High standards are part of how I landed a job at Zapier, which is good. But high standards can also paralyze you. I expected so much from myself after going through several “once in a lifetime” events in a 15-month span. It was exhausting and soul-crushing. I knew I wanted to resume my healthy habits so I could feel like me, but I thought I had to do everything perfectly immediately.
It didn’t work.
I wasn’t able to rise to my own expectations, and I realized that maybe those high, pre-pandemic expectations were the problem.
Build momentum by actually starting
Perfection wasn’t working. It was time to do things poorly. Looking back at my list of habits, I told myself:
The walk you take is better than the intense workout you don’t do.
The $15 you save at the end of the month is better than $0.

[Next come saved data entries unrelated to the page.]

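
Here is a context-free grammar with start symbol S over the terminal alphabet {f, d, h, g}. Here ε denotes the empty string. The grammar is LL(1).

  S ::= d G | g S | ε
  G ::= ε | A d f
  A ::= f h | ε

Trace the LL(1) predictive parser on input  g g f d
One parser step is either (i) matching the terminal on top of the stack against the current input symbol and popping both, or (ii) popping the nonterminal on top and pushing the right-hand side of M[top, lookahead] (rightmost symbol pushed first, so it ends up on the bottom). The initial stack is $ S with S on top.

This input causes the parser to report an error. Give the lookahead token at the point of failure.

     Stack  Input      Action
  1  $ S    g g f d $  expand S ::= g S
  2  $ S g  g g f d $  match g
  3  $ S    g f d $    expand S ::= g S
  4  $ S g  g f d $    match g
  5  $ S    f d $      error: M[S, f] is empty

f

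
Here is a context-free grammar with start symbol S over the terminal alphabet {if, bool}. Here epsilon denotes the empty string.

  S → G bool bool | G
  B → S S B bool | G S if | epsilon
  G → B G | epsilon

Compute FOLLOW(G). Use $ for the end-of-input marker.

{$, bool, if}

FIRST(S): from S→G bool bool we get {bool, if}; from S→G we get {epsilon, bool, if}. So FIRST(S) = {epsilon, bool, if}.
FIRST(B): from B→S S B bool we get {bool, if}; from B→G S if we get {bool, if}; from B→epsilon we get {epsilon}. So FIRST(B) = {epsilon, bool, if}.
FIRST(G): from G→B G we get {epsilon, bool, if}; from G→epsilon we get {epsilon}. So FIRST(G) = {epsilon, bool, if}.
FOLLOW(S) includes $ since S is the start symbol.
FOLLOW(S): in B→S S B bool (occurrence 1), S is followed by S B bool with FIRST {bool, if}; in B→S S B bool (occurrence 2), S is followed by B bool with FIRST {bool, if}; in B→G S if, S is followed by if with FIRST {if}. Thus FOLLOW(S) = {$, bool, if}.
FOLLOW(G): in S→G bool bool, G is followed by bool bool with FIRST {bool}; in S→G, the suffix after G is empty, so FOLLOW(G) ⊇ FOLLOW(S) = {$, bool, if}; in B→G S if, G is followed by S if with FIRST {bool, if}; in G→B G, the suffix after G is empty (adds nothing new). Thus FOLLOW(G) = {$, bool, if}.
FOLLOW(B): in B→S S B bool, B is followed by bool with FIRST {bool}; in G→B G, B is followed by G with FIRST {epsilon, bool, if}; in G→B G, the suffix after B is nullable, so FOLLOW(B) ⊇ FOLLOW(G) = {$, bool, if}. Thus FOLLOW(B) = {$, bool, if}.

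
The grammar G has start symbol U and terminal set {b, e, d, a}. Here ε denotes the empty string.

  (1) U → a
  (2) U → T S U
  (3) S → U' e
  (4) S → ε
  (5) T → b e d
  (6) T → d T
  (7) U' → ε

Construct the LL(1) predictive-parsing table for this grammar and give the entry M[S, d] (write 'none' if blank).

FIRST(T): from T→b e d we get {b}; from T→d T we get {d}. So FIRST(T) = {b, d}.
FIRST(U'): from U'→ε we get {ε}. So FIRST(U') = {ε}.
FIRST(U): from U→a we get {a}; from U→T S U we get {b, d}. So FIRST(U) = {a, b, d}.
FIRST(S): from S→U' e we get {e}; from S→ε we get {ε}. So FIRST(S) = {ε, e}.
FOLLOW(U) includes $ since U is the start symbol.
FOLLOW(S): in U→T S U, S is followed by U with FIRST {a, b, d}. Thus FOLLOW(S) = {a, b, d}.
For S → U' e: FIRST(U' e) = {e}, so it goes in M[S, t] for t ∈ {e}.
For S → ε: FIRST(ε) = {ε}, so it goes in M[S, t] for t ∈ {}; since ε ∈ FIRST, also for every t ∈ FOLLOW(S) = {a, b, d}.

S → ε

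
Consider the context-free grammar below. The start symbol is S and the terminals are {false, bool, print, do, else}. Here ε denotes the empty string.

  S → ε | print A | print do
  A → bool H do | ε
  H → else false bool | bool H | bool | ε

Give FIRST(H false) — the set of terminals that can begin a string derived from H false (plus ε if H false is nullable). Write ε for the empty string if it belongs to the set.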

Hitting the snooze once is better than hitting it three times.
The paragraph you write is better than the page you don’t write.
The text you send is better than the card you don’t send.
Taking one deep, mindful breath is better than not doing a 20-minute meditation.
First up for me was exercise. I wanted to get back into my high-intensity kettlebell training and just . . . move more in general.
Jumping back into the level of training I was hitting in the beforetimes was like trying to join Rocky in the middle of the Eye of the Tiger montage. It wasn’t happening, so I started poorly.
On the first day of doing things poorly with exercise, I set a five-minute timer on my phone. For those five minutes, instead of sitting, I used my standing desk. The timer went off. I did 10 air squats.
“That was easy,” I thought to myself. So, I set another five-minute timer and ended up doing five more rounds. Standing and air squats wasn’t much compared to my beforetime exercise peak, but it was more than I had been doing.
My first day of doing things poorly went well.
I left my desk in a standing position at the end of the first day. The next morning, upon seeing the standing desk, I remembered I was doing things poorly. And that doing things poorly the day before had gone well. I felt good about what I had done.
The second day, I went for a casual 20-minute walk before I started working. Then I stood and did air squats while I worked.
The third day, instead of doing air squats when I needed a screen break, I’d head into my garage and do 20 kettlebell swings. And over the next few weeks, casual neighborhood walks slowly but surely evolved into hikes in the Boise foothills with friends.
Momentum was building.
Every bit of effort adds up. Count it.
A little bit of poor work toward what you want will get you much closer than no perfect work. The momentum will feel good. You’ll start feeling safe to just show up.
I slowly started to feel like myself again. And after a few days of doing things poorly, it suddenly wasn’t such a huge jump to start doing things well. The more I thought about it, the more the hypothesis resonated. “Doing things poorly” was an argument for small, nonjudgmental, incremental progress each day.
More importantly, I was no longer striving for impossible perfection, putting enormous pressure on myself, and cursing myself when I didn’t follow through on or meet gigantic expectations. The effort I could give at any given moment was more than enough, and I was finally OK with that.
I was slowly relearning that life outside of my couch burrito was something to feel good about. I was “doing it” without the obligation of “doing it well.”
The life-changing freedom of doing things poorly
All action is valuable. Even poor action breeds feedback, insight, clarity, consistency, and, above all else, improved action. And for me, doing it poorly showed me I could be “Me” again.
I’m not fully there yet. I’m still semi-feral. But I’ve started, and that’s better than not starting.